Who goes to big-screen Shakespeare? Not theatre-goers much, and with reason. Apart from the odd corker by Kurosawa, arguably Olivier and Orson Welles — and let’s bung in Zeffirelli for those with a sweeter tooth — the Bard is a better scriptwriter when the words are dumped and the plots he nicked from elsewhere are updated. See 10 Things I Hate About You (the Shrew as high-school comedy), Forbidden Planet (Prospero in outer space) and, best of all, West Side Story (in fair Manhattan where we lay our scene).

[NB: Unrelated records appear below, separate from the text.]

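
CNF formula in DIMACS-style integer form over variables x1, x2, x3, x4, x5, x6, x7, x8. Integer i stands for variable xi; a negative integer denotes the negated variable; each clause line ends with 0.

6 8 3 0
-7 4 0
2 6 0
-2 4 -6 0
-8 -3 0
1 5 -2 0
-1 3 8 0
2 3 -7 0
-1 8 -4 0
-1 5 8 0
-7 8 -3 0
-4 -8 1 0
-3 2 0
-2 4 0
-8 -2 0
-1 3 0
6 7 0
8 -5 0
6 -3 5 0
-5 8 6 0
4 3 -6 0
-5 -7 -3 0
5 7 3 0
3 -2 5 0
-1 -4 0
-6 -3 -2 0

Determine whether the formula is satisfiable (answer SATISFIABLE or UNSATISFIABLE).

UNSATISFIABLE

x3 = True:
  propagation gives x8=False, x7=False, x2=True, x4=True; an empty clause results — contradiction.
x3 = False:
  x2 = True:
    propagation gives x5=True, x4=True, x8=False; an empty clause results — contradiction.
  x2 = False:
    propagation gives x6=True, x7=False, x4=True, x8=False; an empty clause results — contradiction.
Every branch closes, so no satisfying assignment exists.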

There is, as it happens, a semi-respected English-language version of Macbeth by Roman Polanski, who used the cloak of art to get Lady M’s kit off (in his diaries, Kenneth Tynan perved over Francesca Annis’s ‘fesses tristes’). The makers of this new one feel the play’s time has come again and the production notes burble about greed being very this season. The actual film has no such thought in its head nor, come to that, many others either.
The compelling case for another crack at Macbeth is staring us all in the face, surely. The story of Scotland ripped to shreds by factional chiefs and ambitious leaderenes is still breaking news. But that subtext seems to have evaded the attention of Australian director Justin Kurzel, whose calling card is Snowtown (2011), in which a teenage serial killer goes a-dicing in a nastier part of Adelaide. His Macbeth is sort of the same, plus horizontal rain and naturally occurring dry ice. And actors you’d buy a ticket to see.
Aside from its Aussie director, the Scots Nats may also come knocking on the door of the casting director, who has Macbeth played by a German Irishman (Michael Fassbender), Lady Macbeth by a Frenchwoman (Marion Cotillard), Duncan, Banquo and Macduff by Englishmen and Lady Macduff by an Australian Pole.